The result is that the slower-moving investors paid $1.4 million for about 56,000 shares, or $7,800 more than if they had been able to move as quickly as the high-frequency traders.

Multiply such trades across thousands of stocks a day, and the profits are substantial. High-frequency traders generated about $21 billion in profits last year, the Tabb Group, a research firm, estimates.

"You want to encourage innovation, and you want to reward companies that have invested in technology and ideas that make the markets more efficient," said Andrew M. Brooks, head of United States equity trading at T. Rowe Price, a mutual fund and investment company that often competes with and uses high-frequency techniques. "But we're moving toward a two-tiered marketplace of the high-frequency arbitrage guys and everyone else. People want to know they have a legitimate shot at getting a fair deal. Otherwise the markets lose their integrity."

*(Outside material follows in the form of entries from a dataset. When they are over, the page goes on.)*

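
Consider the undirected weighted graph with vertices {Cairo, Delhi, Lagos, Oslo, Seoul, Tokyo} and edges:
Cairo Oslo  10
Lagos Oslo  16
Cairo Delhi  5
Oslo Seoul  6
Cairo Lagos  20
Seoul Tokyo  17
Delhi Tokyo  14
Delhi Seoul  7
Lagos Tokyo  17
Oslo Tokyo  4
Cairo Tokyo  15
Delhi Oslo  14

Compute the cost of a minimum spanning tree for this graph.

Sort edges by weight, then run Kruskal:
Oslo Tokyo (4): add — endpoints in different components.
Cairo Delhi (5): add — endpoints in different components.
Oslo Seoul (6): add — endpoints in different components.
Delhi Seoul (7): add — endpoints in different components.
Cairo Oslo (10): skip — Oslo and Cairo already connected.
Delhi Oslo (14): skip — Oslo and Delhi already connected.
Delhi Tokyo (14): skip — Delhi and Tokyo already connected.
Cairo Tokyo (15): skip — Cairo and Tokyo already connected.
Lagos Oslo (16): add — endpoints in different components.
MST edges: Oslo Tokyo, Cairo Delhi, Oslo Seoul, Delhi Seoul, Lagos Oslo; total weight 4+5+6+7+16 = 38.

38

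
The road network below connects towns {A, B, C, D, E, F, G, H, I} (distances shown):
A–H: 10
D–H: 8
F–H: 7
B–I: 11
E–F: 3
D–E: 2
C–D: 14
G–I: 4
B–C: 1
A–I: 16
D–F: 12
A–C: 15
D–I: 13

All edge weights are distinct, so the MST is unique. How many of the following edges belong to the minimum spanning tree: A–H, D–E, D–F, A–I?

2

Kruskal: consider edges lightest-first.
B–C (1): add — endpoints in different components.
D–E (2): add — endpoints in different components.
E–F (3): add — endpoints in different components.
G–I (4): add — endpoints in different components.
F–H (7): add — endpoints in different components.
D–H (8): skip — D and H already connected.
A–H (10): add — endpoints in different components.
B–I (11): add — endpoints in different components.
D–F (12): skip — D and F already connected.
D–I (13): add — endpoints in different components.
MST edge set: {B–C, D–E, E–F, G–I, F–H, A–H, B–I, D–I}.
Of the listed edges, {A–H, D–E} are in the MST → 2.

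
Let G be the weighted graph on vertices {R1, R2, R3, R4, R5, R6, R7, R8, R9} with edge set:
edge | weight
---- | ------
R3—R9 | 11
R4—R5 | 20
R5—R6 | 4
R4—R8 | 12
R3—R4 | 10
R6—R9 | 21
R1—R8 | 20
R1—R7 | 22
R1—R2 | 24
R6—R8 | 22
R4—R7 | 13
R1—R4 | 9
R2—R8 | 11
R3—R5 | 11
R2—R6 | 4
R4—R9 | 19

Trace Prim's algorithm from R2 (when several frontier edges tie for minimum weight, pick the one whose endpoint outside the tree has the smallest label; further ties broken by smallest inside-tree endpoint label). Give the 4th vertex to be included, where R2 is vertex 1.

R3

Prim's algorithm from R2:
Step 1: cheapest edge leaving the tree is R2—R6 (4); add R6.
Step 2: cheapest edge leaving the tree is R5—R6 (4); add R5.
Step 3: cheapest edge leaving the tree is R3—R5 (11); add R3.
Step 4: cheapest edge leaving the tree is R3—R4 (10); add R4.
Step 5: cheapest edge leaving the tree is R1—R4 (9); add R1.
Step 6: cheapest edge leaving the tree is R2—R8 (11); add R8.
Step 7: cheapest edge leaving the tree is R3—R9 (11); add R9.
Step 8: cheapest edge leaving the tree is R4—R7 (13); add R7.
Vertex order: R2, R6, R5, R3, R4, R1, R8, R9, R7. The 4th vertex is R3.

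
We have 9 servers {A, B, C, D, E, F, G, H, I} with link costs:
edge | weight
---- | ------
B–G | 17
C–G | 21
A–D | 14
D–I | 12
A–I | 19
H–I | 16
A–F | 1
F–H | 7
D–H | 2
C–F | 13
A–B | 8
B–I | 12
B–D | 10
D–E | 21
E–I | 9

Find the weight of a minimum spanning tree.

Kruskal: consider edges lightest-first.
A–F (1): add — endpoints in different components.
D–H (2): add — endpoints in different components.
F–H (7): add — endpoints in different components.
A–B (8): add — endpoints in different components.
E–I (9): add — endpoints in different components.
B–D (10): skip — B and D already connected.
B–I (12): add — endpoints in different components.
D–I (12): skip — D and I already connected.
C–F (13): add — endpoints in different components.
A–D (14): skip — A and D already connected.
H–I (16): skip — H and I already connected.
B–G (17): add — endpoints in different components.
MST edges: A–F, D–H, F–H, A–B, E–I, B–I, C–F, B–G; total weight 1+2+7+8+9+12+13+17 = 69.

69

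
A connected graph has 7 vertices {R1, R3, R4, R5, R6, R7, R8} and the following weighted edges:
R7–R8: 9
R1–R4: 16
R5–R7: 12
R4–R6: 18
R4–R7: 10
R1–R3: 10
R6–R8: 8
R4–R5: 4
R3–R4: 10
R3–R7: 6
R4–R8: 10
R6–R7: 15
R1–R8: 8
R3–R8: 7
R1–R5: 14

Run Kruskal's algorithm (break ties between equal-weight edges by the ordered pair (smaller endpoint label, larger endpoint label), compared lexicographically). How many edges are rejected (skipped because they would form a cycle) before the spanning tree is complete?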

  1. Surely the issue here is that everyone needs access to high performance execution, not that there is anything inherently wrong with it. To try to rule out this approach would be like insisting everyone stick to using the horse and cart because the car is faster.

    Low latency execution services, available as managed services to everyone, and with orders undisclosed until the point the execution algorithms are triggered, provides the answer, but it needs a genuinely peer-to-peer execution infrastructure, instead of the currently olipolistic model being promulgated by certain exchanges (especially NYSE-Euronext).

    The current tiered approach, with orders accumulated into sell-side firms, then run through their systematic internalisers, and then their own dark pools, before being finally placed out into external execution venues, doesn't serve the investor well, but the issue isn't the low-latency guys, its the structure of the market. Low latency is just a toolkit, and risk is minimised with fast infrastructure, so I think any needed reform initiatives should be focussed elsewhere.

  2. The issue is "trust".
    If small investors turn around because they feel they are dealing in a crooked system, the complete stock exchange could come to a standstill. Apparently there are no markets anymore, only interventions.